Впервые за все время нашего знакомства я слышу в голосе его что-то вроде слез. Это нечто новое, удивительное. Ради одного этого стоит лететь в Париж.
— Бегу! — кричу я почти в экстазе.
— Пошли телеграмму, если до лета тебе потребуются деньги, — заканчивает мой спортсмен-благодетель. — Одной художнице наша контора кое-как сумеет помочь, только не срамись, не побирайся там…
Я уже не плачу.
В аэропорт я ехала беглянкой; в самолет сажусь полноправной представительницей своего города. От несчастья к счастью всего один шаг, один телефонный разговор, один голос, который не презирает меня. Счастливое перерождение!
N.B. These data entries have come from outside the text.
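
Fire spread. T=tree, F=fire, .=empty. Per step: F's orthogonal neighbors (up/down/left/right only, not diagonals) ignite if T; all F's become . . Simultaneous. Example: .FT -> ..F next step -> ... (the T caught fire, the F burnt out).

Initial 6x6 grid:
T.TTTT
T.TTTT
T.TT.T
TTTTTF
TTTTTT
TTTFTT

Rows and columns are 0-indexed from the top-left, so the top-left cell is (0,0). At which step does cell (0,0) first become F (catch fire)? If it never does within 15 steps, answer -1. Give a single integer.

Step 1: cell (0,0)='T' (+6 fires, +2 burnt)
Step 2: cell (0,0)='T' (+6 fires, +6 burnt)
Step 3: cell (0,0)='T' (+6 fires, +6 burnt)
Step 4: cell (0,0)='T' (+5 fires, +6 burnt)
Step 5: cell (0,0)='T' (+3 fires, +5 burnt)
Step 6: cell (0,0)='T' (+2 fires, +3 burnt)
Step 7: cell (0,0)='T' (+1 fires, +2 burnt)
Step 8: cell (0,0)='F' (+1 fires, +1 burnt)
  -> target ignites at step 8
Step 9: cell (0,0)='.' (+0 fires, +1 burnt)
  fire out at step 9

8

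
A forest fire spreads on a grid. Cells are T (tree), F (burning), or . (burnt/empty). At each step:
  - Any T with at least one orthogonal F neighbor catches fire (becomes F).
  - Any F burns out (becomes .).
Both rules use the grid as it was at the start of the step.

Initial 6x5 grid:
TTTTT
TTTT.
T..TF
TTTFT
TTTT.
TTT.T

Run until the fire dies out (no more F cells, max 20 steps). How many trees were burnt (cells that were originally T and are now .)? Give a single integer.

Answer: 22

Derivation:
Step 1: +4 fires, +2 burnt (F count now 4)
Step 2: +3 fires, +4 burnt (F count now 3)
Step 3: +5 fires, +3 burnt (F count now 5)
Step 4: +6 fires, +5 burnt (F count now 6)
Step 5: +3 fires, +6 burnt (F count now 3)
Step 6: +1 fires, +3 burnt (F count now 1)
Step 7: +0 fires, +1 burnt (F count now 0)
Fire out after step 7
Initially T: 23, now '.': 29
Total burnt (originally-T cells now '.'): 22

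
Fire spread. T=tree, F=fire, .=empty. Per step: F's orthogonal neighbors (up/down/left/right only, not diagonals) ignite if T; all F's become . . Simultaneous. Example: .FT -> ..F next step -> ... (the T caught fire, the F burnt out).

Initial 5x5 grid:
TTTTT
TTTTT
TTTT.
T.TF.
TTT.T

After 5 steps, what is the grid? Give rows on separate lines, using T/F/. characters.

Step 1: 2 trees catch fire, 1 burn out
  TTTTT
  TTTTT
  TTTF.
  T.F..
  TTT.T
Step 2: 3 trees catch fire, 2 burn out
  TTTTT
  TTTFT
  TTF..
  T....
  TTF.T
Step 3: 5 trees catch fire, 3 burn out
  TTTFT
  TTF.F
  TF...
  T....
  TF..T
Step 4: 5 trees catch fire, 5 burn out
  TTF.F
  TF...
  F....
  T....
  F...T
Step 5: 3 trees catch fire, 5 burn out
  TF...
  F....
  .....
  F....
  ....T

TF...
F....
.....
F....
....T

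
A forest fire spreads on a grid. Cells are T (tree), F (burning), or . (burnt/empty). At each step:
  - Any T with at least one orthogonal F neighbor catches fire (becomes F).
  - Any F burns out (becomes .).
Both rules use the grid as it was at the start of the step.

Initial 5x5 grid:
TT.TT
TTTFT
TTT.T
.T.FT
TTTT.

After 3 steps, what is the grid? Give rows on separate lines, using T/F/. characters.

Step 1: 5 trees catch fire, 2 burn out
  TT.FT
  TTF.F
  TTT.T
  .T..F
  TTTF.
Step 2: 5 trees catch fire, 5 burn out
  TT..F
  TF...
  TTF.F
  .T...
  TTF..
Step 3: 4 trees catch fire, 5 burn out
  TF...
  F....
  TF...
  .T...
  TF...

TF...
F....
TF...
.T...
TF...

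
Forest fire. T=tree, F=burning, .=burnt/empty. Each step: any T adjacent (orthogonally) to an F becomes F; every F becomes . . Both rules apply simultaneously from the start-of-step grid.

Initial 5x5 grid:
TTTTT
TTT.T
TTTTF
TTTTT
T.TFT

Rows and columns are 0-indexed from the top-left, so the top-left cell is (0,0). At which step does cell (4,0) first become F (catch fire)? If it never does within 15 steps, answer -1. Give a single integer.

Step 1: cell (4,0)='T' (+6 fires, +2 burnt)
Step 2: cell (4,0)='T' (+3 fires, +6 burnt)
Step 3: cell (4,0)='T' (+4 fires, +3 burnt)
Step 4: cell (4,0)='T' (+4 fires, +4 burnt)
Step 5: cell (4,0)='F' (+3 fires, +4 burnt)
  -> target ignites at step 5
Step 6: cell (4,0)='.' (+1 fires, +3 burnt)
Step 7: cell (4,0)='.' (+0 fires, +1 burnt)
  fire out at step 7

5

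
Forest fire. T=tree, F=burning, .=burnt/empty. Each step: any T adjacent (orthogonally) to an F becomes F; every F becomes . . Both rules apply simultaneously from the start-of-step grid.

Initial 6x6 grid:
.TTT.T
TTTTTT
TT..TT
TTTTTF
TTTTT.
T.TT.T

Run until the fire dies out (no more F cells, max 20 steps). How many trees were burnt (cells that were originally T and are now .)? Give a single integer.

Answer: 27

Derivation:
Step 1: +2 fires, +1 burnt (F count now 2)
Step 2: +4 fires, +2 burnt (F count now 4)
Step 3: +4 fires, +4 burnt (F count now 4)
Step 4: +4 fires, +4 burnt (F count now 4)
Step 5: +6 fires, +4 burnt (F count now 6)
Step 6: +4 fires, +6 burnt (F count now 4)
Step 7: +3 fires, +4 burnt (F count now 3)
Step 8: +0 fires, +3 burnt (F count now 0)
Fire out after step 8
Initially T: 28, now '.': 35
Total burnt (originally-T cells now '.'): 27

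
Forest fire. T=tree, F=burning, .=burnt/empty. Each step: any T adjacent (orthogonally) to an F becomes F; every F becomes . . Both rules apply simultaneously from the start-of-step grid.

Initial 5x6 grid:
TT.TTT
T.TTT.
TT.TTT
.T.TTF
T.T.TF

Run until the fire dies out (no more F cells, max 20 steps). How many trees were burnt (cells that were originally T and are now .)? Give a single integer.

Step 1: +3 fires, +2 burnt (F count now 3)
Step 2: +2 fires, +3 burnt (F count now 2)
Step 3: +2 fires, +2 burnt (F count now 2)
Step 4: +2 fires, +2 burnt (F count now 2)
Step 5: +3 fires, +2 burnt (F count now 3)
Step 6: +0 fires, +3 burnt (F count now 0)
Fire out after step 6
Initially T: 20, now '.': 22
Total burnt (originally-T cells now '.'): 12

Answer: 12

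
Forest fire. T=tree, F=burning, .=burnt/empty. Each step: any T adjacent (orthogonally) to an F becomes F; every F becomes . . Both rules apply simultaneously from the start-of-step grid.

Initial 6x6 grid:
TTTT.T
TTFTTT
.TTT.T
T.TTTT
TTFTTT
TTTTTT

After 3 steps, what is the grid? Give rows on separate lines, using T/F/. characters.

Step 1: 8 trees catch fire, 2 burn out
  TTFT.T
  TF.FTT
  .TFT.T
  T.FTTT
  TF.FTT
  TTFTTT
Step 2: 11 trees catch fire, 8 burn out
  TF.F.T
  F...FT
  .F.F.T
  T..FTT
  F...FT
  TF.FTT
Step 3: 7 trees catch fire, 11 burn out
  F....T
  .....F
  .....T
  F...FT
  .....F
  F...FT

F....T
.....F
.....T
F...FT
.....F
F...FT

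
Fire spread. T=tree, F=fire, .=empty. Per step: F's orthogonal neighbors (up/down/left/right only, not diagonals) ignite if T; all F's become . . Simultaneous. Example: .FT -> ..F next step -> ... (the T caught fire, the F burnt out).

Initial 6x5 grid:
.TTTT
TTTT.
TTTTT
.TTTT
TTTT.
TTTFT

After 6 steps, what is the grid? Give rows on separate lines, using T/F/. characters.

Step 1: 3 trees catch fire, 1 burn out
  .TTTT
  TTTT.
  TTTTT
  .TTTT
  TTTF.
  TTF.F
Step 2: 3 trees catch fire, 3 burn out
  .TTTT
  TTTT.
  TTTTT
  .TTFT
  TTF..
  TF...
Step 3: 5 trees catch fire, 3 burn out
  .TTTT
  TTTT.
  TTTFT
  .TF.F
  TF...
  F....
Step 4: 5 trees catch fire, 5 burn out
  .TTTT
  TTTF.
  TTF.F
  .F...
  F....
  .....
Step 5: 3 trees catch fire, 5 burn out
  .TTFT
  TTF..
  TF...
  .....
  .....
  .....
Step 6: 4 trees catch fire, 3 burn out
  .TF.F
  TF...
  F....
  .....
  .....
  .....

.TF.F
TF...
F....
.....
.....
.....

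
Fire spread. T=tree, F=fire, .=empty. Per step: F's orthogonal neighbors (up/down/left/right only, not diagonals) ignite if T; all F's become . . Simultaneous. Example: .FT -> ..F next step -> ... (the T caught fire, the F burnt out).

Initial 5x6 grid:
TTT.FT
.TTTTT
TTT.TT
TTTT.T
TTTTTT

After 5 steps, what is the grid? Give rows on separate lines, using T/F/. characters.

Step 1: 2 trees catch fire, 1 burn out
  TTT..F
  .TTTFT
  TTT.TT
  TTTT.T
  TTTTTT
Step 2: 3 trees catch fire, 2 burn out
  TTT...
  .TTF.F
  TTT.FT
  TTTT.T
  TTTTTT
Step 3: 2 trees catch fire, 3 burn out
  TTT...
  .TF...
  TTT..F
  TTTT.T
  TTTTTT
Step 4: 4 trees catch fire, 2 burn out
  TTF...
  .F....
  TTF...
  TTTT.F
  TTTTTT
Step 5: 4 trees catch fire, 4 burn out
  TF....
  ......
  TF....
  TTFT..
  TTTTTF

TF....
......
TF....
TTFT..
TTTTTF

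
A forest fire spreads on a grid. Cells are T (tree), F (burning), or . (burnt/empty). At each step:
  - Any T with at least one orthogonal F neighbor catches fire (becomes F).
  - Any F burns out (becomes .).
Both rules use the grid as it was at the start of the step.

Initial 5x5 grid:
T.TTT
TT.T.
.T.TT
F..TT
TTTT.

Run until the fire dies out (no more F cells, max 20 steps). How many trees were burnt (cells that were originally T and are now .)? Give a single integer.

Step 1: +1 fires, +1 burnt (F count now 1)
Step 2: +1 fires, +1 burnt (F count now 1)
Step 3: +1 fires, +1 burnt (F count now 1)
Step 4: +1 fires, +1 burnt (F count now 1)
Step 5: +1 fires, +1 burnt (F count now 1)
Step 6: +2 fires, +1 burnt (F count now 2)
Step 7: +2 fires, +2 burnt (F count now 2)
Step 8: +1 fires, +2 burnt (F count now 1)
Step 9: +2 fires, +1 burnt (F count now 2)
Step 10: +0 fires, +2 burnt (F count now 0)
Fire out after step 10
Initially T: 16, now '.': 21
Total burnt (originally-T cells now '.'): 12

Answer: 12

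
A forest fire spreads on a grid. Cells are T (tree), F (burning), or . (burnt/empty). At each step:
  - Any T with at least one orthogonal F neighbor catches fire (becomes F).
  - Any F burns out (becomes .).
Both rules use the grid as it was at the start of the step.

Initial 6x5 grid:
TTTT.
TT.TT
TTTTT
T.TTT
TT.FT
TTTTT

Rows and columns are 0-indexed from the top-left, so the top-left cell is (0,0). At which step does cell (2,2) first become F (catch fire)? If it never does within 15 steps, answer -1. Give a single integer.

Step 1: cell (2,2)='T' (+3 fires, +1 burnt)
Step 2: cell (2,2)='T' (+5 fires, +3 burnt)
Step 3: cell (2,2)='F' (+4 fires, +5 burnt)
  -> target ignites at step 3
Step 4: cell (2,2)='.' (+5 fires, +4 burnt)
Step 5: cell (2,2)='.' (+4 fires, +5 burnt)
Step 6: cell (2,2)='.' (+3 fires, +4 burnt)
Step 7: cell (2,2)='.' (+1 fires, +3 burnt)
Step 8: cell (2,2)='.' (+0 fires, +1 burnt)
  fire out at step 8

3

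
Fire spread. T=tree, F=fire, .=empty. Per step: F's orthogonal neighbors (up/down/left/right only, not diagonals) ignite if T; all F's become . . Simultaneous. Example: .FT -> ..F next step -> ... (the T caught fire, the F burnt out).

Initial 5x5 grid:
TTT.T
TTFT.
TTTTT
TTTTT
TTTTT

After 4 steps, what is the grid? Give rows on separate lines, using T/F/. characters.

Step 1: 4 trees catch fire, 1 burn out
  TTF.T
  TF.F.
  TTFTT
  TTTTT
  TTTTT
Step 2: 5 trees catch fire, 4 burn out
  TF..T
  F....
  TF.FT
  TTFTT
  TTTTT
Step 3: 6 trees catch fire, 5 burn out
  F...T
  .....
  F...F
  TF.FT
  TTFTT
Step 4: 4 trees catch fire, 6 burn out
  ....T
  .....
  .....
  F...F
  TF.FT

....T
.....
.....
F...F
TF.FT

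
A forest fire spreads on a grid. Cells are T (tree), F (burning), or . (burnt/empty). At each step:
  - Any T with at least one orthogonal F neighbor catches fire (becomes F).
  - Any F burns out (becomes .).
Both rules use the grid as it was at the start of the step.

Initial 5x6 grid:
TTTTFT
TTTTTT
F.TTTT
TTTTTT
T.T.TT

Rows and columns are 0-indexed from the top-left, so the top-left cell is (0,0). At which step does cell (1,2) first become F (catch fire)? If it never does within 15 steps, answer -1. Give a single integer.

Step 1: cell (1,2)='T' (+5 fires, +2 burnt)
Step 2: cell (1,2)='T' (+8 fires, +5 burnt)
Step 3: cell (1,2)='F' (+6 fires, +8 burnt)
  -> target ignites at step 3
Step 4: cell (1,2)='.' (+5 fires, +6 burnt)
Step 5: cell (1,2)='.' (+1 fires, +5 burnt)
Step 6: cell (1,2)='.' (+0 fires, +1 burnt)
  fire out at step 6

3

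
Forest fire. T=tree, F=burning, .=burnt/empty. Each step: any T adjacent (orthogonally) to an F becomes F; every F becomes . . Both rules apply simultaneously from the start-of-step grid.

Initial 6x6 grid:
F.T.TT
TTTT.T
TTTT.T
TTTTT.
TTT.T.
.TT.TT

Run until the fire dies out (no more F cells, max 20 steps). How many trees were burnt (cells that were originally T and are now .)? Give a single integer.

Step 1: +1 fires, +1 burnt (F count now 1)
Step 2: +2 fires, +1 burnt (F count now 2)
Step 3: +3 fires, +2 burnt (F count now 3)
Step 4: +5 fires, +3 burnt (F count now 5)
Step 5: +3 fires, +5 burnt (F count now 3)
Step 6: +3 fires, +3 burnt (F count now 3)
Step 7: +2 fires, +3 burnt (F count now 2)
Step 8: +1 fires, +2 burnt (F count now 1)
Step 9: +1 fires, +1 burnt (F count now 1)
Step 10: +1 fires, +1 burnt (F count now 1)
Step 11: +0 fires, +1 burnt (F count now 0)
Fire out after step 11
Initially T: 26, now '.': 32
Total burnt (originally-T cells now '.'): 22

Answer: 22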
И все же я чувствую себя найденышем, которого подобрали между мощных опор Эйфелевой башни, чтобы доставить на пляс де ля Конкорд и снова бросить у чьей-то двери. Place de la Concorde, au fond, la Tour Eiffel… Эйфелева башня удаляется все дальше, и, наконец, детским глазам открывается северный городок. Я никогда не чувствовала себя в родном городке так уютно, как в Париже… Рассказывают, что моряки порою сходят на берег в далекой гавани и наотрез отказываются плыть дальше, потому что именно здесь они нашли утраченное чувство родного дома.
Маршруты перелетных птиц до сих пор остаются загадкой. Странное поведение людей и вовсе не изучается. Птицы вольны преодолевать границы и расширять понятие дома. Странствующих искателей родного дома порою сторонятся, как прокаженных.
Я знаю, что никогда не скажу матери о том, что чувствую себя найденышем. Ни матери, ни родине. Почему я не могу всех их любить в Париже? С каким вдохновением показала бы я Андрусу свои любимые тропы в этом городе! И в первую очередь — Place de la Concorde, au fond, la Tour Eiffel.
Я еду из дому домой.
Лечу. Я не могу не летать. И, подобно перелетной птице, я не могу перестроить свое ощущение дома в стены, крепости, колючую проволоку, высящиеся до небес пограничные заставы.